Discrètement, le petit panonceau barré de son nom devrait bien figurer à la tribune de la 156e Vente des vins des Hospices de Beaune, le 20 novembre prochain sous les Halles la ville. Alain Suguenot y tient. Mais Antoine Jacquet ne sera pas là. Il s’en est allé le 16 octobre dernier, à l’autre bout du monde, en Chine. Il faisait là-bas ce qu’il aimait par-dessus tout : promouvoir l’institution qu’il dirigeait depuis 1998. L’hommage sera discret, à l’image de l’homme. « Antoine n’aimait pas être mis en avant », rappelle le député-maire de Beaune. Franc-comtois d’origine, le directeur d’hôpital était la figure de proue de l’un des plus symboliques domaines viticoles de Bourgogne. « On va continuer sans lui, pour lui, mais il nous manque terriblement » soupire Alain Suguenot. Son successeur ne devrait pas être nommé « avant six mois ». Il devra faire fructifier le travail d’un homme auquel les Hospices doivent beaucoup. Hommage.

Le bâtisseur

« Nous n’avions pas besoin de parler pour nous comprendre, dit avec pudeur Alain Suguenot. Nous avions fait nos études ensemble. Outre sa famille, il consacrait sa vie à l’institution. Il veillait avec une rigueur et une intelligence très vive sur les 1 600 personnes qui travaillent dans toutes les entités qui constituent les Hospices de Beaune.

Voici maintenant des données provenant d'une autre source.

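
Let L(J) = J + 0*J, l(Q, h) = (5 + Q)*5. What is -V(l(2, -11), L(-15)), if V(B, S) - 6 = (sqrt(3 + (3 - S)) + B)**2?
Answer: -1252 - 70*sqrt(21) ≈ -1572.8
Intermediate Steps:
l(Q, h) = 25 + 5*Q
L(J) = J (L(J) = J + 0 = J)
V(B, S) = 6 + (B + sqrt(6 - S))**2 (V(B, S) = 6 + (sqrt(3 + (3 - S)) + B)**2 = 6 + (sqrt(6 - S) + B)**2 = 6 + (B + sqrt(6 - S))**2)
-V(l(2, -11), L(-15)) = -(6 + ((25 + 5*2) + sqrt(6 - 1*(-15)))**2) = -(6 + ((25 + 10) + sqrt(6 + 15))**2) = -(6 + (35 + sqrt(21))**2) = -6 - (35 + sqrt(21))**2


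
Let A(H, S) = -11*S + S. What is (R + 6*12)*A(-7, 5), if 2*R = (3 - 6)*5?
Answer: -3225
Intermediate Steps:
R = -15/2 (R = ((3 - 6)*5)/2 = (-3*5)/2 = (½)*(-15) = -15/2 ≈ -7.5000)
A(H, S) = -10*S
(R + 6*12)*A(-7, 5) = (-15/2 + 6*12)*(-10*5) = (-15/2 + 72)*(-50) = (129/2)*(-50) = -3225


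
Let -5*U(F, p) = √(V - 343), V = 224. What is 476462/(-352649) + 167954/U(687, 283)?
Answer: -476462/352649 + 839770*I*√119/119 ≈ -1.3511 + 76982.0*I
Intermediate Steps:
U(F, p) = -I*√119/5 (U(F, p) = -√(224 - 343)/5 = -I*√119/5)
476462/(-352649) + 167954/U(687, 283) = 476462/(-352649) + 167954/((-I*√119/5)) = 476462*(-1/352649) + 167954*(5*I*√119/119) = -476462/352649 + 839770*I*√119/119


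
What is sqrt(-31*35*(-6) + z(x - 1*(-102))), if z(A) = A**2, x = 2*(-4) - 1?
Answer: sqrt(15159) ≈ 123.12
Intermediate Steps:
x = -9 (x = -8 - 1 = -9)
sqrt(-31*35*(-6) + z(x - 1*(-102))) = sqrt(-31*35*(-6) + (-9 - 1*(-102))**2) = sqrt(-1085*(-6) + (-9 + 102)**2) = sqrt(6510 + 93**2) = sqrt(6510 + 8649) = sqrt(15159)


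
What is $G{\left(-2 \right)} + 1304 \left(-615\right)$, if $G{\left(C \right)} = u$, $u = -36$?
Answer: $-801996$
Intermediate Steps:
$G{\left(C \right)} = -36$
$G{\left(-2 \right)} + 1304 \left(-615\right) = -36 + 1304 \left(-615\right) = -36 - 801960 = -801996$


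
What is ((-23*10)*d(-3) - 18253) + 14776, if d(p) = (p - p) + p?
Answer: -2787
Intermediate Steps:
d(p) = p (d(p) = 0 + p = p)
((-23*10)*d(-3) - 18253) + 14776 = (-23*10*(-3) - 18253) + 14776 = (-230*(-3) - 18253) + 14776 = (690 - 18253) + 14776 = -17563 + 14776 = -2787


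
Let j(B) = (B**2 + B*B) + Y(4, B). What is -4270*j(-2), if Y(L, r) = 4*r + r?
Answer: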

Il aimait dire : « je ne suis que de passage ». Il savait qu’il dirigeait un hôpital unique en son genre, au fonctionnement atypique, à l’héritage exceptionnel. Il avait cette capacité à mêler le respect de l’histoire, de la tradition hospitalière beaunoise à la construction d’un hôpital de progrès. Nous perdons un homme brillant, un bâtisseur sans cesse tourné vers l’avenir. »

Le visionnaire

« Il a piloté de main de maitre la refonte du Centre Nicolas Rolin il y a trois ans » poursuit Alain Suguenot. Ce site abrite notamment l’Établissement d’hébergement pour les personnes âgées dépendantes, l’Unité de soins de suite et de réadaptation pour adultes ou celle de prise en charge des malades d’Alzheimer. « Le nouvel hôpital dans lequel nous sommes en train d’injecter 50 millions d’euros, c’était aussi son ouvrage. C’est encore avec lui que nous avons imaginé le nouveau pôle IRM, que beaucoup de villes plus importantes nous envient. C’est toujours avec Antoine que nous avons mesuré l’importance de créer le centre d’autodialyse dont Beaune sera bientôt doté. »

© Jean-Luc Petit
Alain Suguenot était un ami très proche du directeur des Hospices © Jean-Luc Petit

Le fidèle

 « Il était extrêmement attaché aux Hospices de Beaune dans leur particularité, dit encore de lui l’édile, par ailleurs président de l’institution. Lorsque fut évoquée la création d’un groupement hospitalier territorial (GHT) dans lequel nous aurions dû être rattachés au CHU de Dijon, il est monté au créneau à mes côtés pour demander une dérogation auprès de la Ministre. Nous ne voulions pas entrer dans un mastodonte. Nous voulions continuer de faire vivre notre propre GHT, celui du sud de la Côte-d’Or. Un fonctionnement à taille humaine, au plus près d’un territoire qui s’étend de Nuits à Beaune, d’Arnay-le-Duc à Seurre, où les attentes des 120 000 habitants sont fortes. Antoine ne voulait pas galvauder tout le travail accompli. »

Le pari Christie’s

« Il avait eu le courage de ce souffle nouveau, se souvient Alberic Bichot, de la maison Albert Bichot, acteur incontournable de la vente, devenu au fil des rencontres ami d’Antoine Jacquet. La tradition voulait que le commissaire-priseur de Beaune dirige la Vente des vins. En 2005, il a bousculé l’ordre établi en faisant un véritable appel d’offres. Il a révolutionné le fonctionnement de la vente. Christie’s est arrivée. Cela aurait pu être une autre grande maison. Mais au final, à travers cela, Antoine a participé à un véritable élan dans le rayonnement international de l’événement. À l’époque des dents ont grincé, mais force est de constater aujourd’hui que cela aura été un vrai plus ».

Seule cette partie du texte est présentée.